La faim est un phénomène construit, inhérent aux sociétés humaines. Pour autant, les relations entre faim et politique sont étroites : la faim cristallise des rapports de force et de pouvoir, donnant lieu à des batailles plurielles, tant matérielles que symboliques. Le double prisme politique et empirique retenu ici apparaît généralement comme un angle mort, voire un impensé, pour de nombreuses institutions (appareils d’État, acteurs de l’aide et du développement, etc.), qui déclinent la lutte contre la faim en objectifs chiffrés et normés, selon un processus souvent présenté comme consensuel. Or, ces lectures technocratiques de la faim sont contredites par la nature des pouvoirs en jeu et par les visions antagoniques du problème : les batailles de la faim naissent et se cristallisent du fait de rapports de domination, de logiques et d’intérêts opposables.

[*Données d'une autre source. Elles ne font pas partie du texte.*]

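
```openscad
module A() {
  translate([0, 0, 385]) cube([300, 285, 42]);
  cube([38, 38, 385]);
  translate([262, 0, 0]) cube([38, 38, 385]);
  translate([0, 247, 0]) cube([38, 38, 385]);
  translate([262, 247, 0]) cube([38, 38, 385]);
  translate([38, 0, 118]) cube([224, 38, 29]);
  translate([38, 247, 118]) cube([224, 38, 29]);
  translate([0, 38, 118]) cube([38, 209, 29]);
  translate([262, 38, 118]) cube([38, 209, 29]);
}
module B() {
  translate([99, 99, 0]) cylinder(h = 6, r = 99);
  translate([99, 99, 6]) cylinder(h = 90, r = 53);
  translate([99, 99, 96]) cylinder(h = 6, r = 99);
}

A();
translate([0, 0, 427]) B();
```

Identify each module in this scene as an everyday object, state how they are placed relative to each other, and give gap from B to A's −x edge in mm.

A is a stool. B is a spool. The spool is on top of the stool. The gap from the spool to the stool's −x edge is 0 mm.

The spool's min-x is at 0; the stool's min-x is 0; gap = 0 mm.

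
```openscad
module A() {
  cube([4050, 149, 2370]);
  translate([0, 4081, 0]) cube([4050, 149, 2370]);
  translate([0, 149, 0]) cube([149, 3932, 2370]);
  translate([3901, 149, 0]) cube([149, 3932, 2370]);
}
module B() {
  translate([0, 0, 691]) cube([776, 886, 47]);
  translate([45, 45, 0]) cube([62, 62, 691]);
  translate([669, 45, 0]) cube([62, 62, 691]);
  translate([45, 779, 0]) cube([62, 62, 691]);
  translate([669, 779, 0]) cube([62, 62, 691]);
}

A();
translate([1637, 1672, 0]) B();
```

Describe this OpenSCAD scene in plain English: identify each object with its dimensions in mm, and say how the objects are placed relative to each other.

A is the wall frame of a small rectangular building: four walls, each 2370 mm tall and 149 mm thick, enclosing a footprint 4050 mm (x) by 4230 mm (y) outside-to-outside, with no floor or roof. The front and back walls (the −y and +y sides) span the full width; the two side walls fit between them.

B is a table with a 776×886 mm rectangular top, 47 mm thick, top surface at z = 738 mm, supported by four 62×62 mm square legs, each inset 45 mm from the nearest pair of top edges, running from the floor.

The table sits inside the house frame, centred.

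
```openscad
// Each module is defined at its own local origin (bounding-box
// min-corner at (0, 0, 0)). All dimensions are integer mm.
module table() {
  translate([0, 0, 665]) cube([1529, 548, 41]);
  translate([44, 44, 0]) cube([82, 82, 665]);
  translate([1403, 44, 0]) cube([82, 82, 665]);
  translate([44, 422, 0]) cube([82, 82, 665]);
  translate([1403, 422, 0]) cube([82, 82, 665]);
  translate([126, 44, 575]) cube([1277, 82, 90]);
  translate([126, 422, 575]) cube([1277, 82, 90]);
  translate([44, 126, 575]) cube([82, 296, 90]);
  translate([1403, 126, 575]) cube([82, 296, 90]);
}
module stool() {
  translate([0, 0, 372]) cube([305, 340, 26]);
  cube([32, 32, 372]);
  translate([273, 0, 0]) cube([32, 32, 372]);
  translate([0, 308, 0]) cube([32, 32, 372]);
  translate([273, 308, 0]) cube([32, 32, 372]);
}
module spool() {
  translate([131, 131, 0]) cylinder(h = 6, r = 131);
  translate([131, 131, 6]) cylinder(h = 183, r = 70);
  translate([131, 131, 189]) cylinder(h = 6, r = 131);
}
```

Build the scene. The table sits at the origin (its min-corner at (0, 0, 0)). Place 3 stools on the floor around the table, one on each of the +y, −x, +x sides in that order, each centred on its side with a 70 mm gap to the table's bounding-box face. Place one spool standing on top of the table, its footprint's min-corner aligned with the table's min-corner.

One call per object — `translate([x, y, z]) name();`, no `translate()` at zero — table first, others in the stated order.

table();
translate([612, 618, 0]) stool();
translate([-375, 104, 0]) stool();
translate([1599, 104, 0]) stool();
translate([0, 0, 706]) spool();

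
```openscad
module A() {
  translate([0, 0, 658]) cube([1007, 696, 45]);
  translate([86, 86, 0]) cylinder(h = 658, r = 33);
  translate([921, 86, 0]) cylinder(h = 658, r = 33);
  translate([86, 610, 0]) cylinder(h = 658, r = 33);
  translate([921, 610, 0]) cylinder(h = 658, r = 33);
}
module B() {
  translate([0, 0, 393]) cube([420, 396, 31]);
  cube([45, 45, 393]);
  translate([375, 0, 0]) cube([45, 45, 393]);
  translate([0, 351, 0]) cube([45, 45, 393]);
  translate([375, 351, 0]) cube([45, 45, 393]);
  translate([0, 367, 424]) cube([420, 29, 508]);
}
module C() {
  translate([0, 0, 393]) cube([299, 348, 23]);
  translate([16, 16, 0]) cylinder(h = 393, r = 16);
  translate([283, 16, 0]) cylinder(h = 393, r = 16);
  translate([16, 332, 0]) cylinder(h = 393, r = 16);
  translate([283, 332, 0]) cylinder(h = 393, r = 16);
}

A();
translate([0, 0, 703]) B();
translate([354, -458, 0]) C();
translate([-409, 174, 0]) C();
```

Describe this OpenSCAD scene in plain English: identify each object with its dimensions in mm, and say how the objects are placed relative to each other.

A is a table: top 1007 mm (x) × 696 mm (y), 45 mm thick, upper face at z = 703 mm, on four round legs of 66 mm diameter, each leg's bounding box inset 53 mm from the nearest pair of top edges, running from z = 0 to the bottom of the top.

B is a chair: 420×396 mm seat, 31 mm thick, top at z = 424 mm, on four 45 mm square corner legs flush with the seat edges. A 29 mm thick backrest slab spans the full seat width, extending 508 mm above the seat top, its back face flush with the seat's +y edge.

C is a simple wooden stool: a rectangular seat 299 mm (x) by 348 mm (y), 23 mm thick, top face at z = 416 mm, on four round legs, each 32 mm in diameter. The legs rest on z = 0, each leg's axis is inset half a diameter from the nearest pair of seat edges (so the leg's bounding box is flush with the corner).

The chair is on top of the table. Two stools sit around the table at the −y, −x sides.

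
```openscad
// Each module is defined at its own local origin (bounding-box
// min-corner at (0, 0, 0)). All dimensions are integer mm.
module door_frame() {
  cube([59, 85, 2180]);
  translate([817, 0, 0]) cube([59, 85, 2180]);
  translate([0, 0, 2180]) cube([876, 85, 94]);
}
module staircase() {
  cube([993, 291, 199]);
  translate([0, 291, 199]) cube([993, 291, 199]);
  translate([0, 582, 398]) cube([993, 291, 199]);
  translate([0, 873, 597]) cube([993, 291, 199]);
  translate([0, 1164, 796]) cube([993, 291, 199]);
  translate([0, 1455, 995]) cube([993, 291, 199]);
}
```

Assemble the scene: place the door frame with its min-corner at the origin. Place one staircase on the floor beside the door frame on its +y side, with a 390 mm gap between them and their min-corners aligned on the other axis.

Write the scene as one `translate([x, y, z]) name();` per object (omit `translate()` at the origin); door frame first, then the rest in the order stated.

door_frame();
translate([0, 475, 0]) staircase();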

Les textes de ce dossier font la part belle aux subjectivités, au vécu, aux pratiques d’acteurs collectifs, ainsi qu’aux conflits et intérêts en jeu. Une perspective éloignée de celles de l’agenda international de lutte contre la faim, qui promet de mettre fin à ce fléau non seulement en faisant la promotion d’innovations et de cadres d’action harmonisés, mais aussi en continuant à ériger la responsabilisation/autonomisation des individus en valeur suprême de « gouvernance ». Le dossier aborde, au contraire, les controverses autour de la définition et de la délimitation de la faim ; la faim comme source de revendication de droits et de ressources, ou comme outil de protestation et d’actions collectives ; l’utilisation de la faim à des fins de contrôle social et politique des populations. En ce sens, la guerre en Ukraine confirme (hélas douloureusement, économiquement et socialement) combien la géopolitique des ressources alimentaires relève de l’instrumentalisation de la faim, sur les marchés notamment. Nous espérons, avec ce numéro, apporter des connaissances et des pistes de réflexion qui contribueront à faire de la faim un problème public et de l’alimentation un bien commun.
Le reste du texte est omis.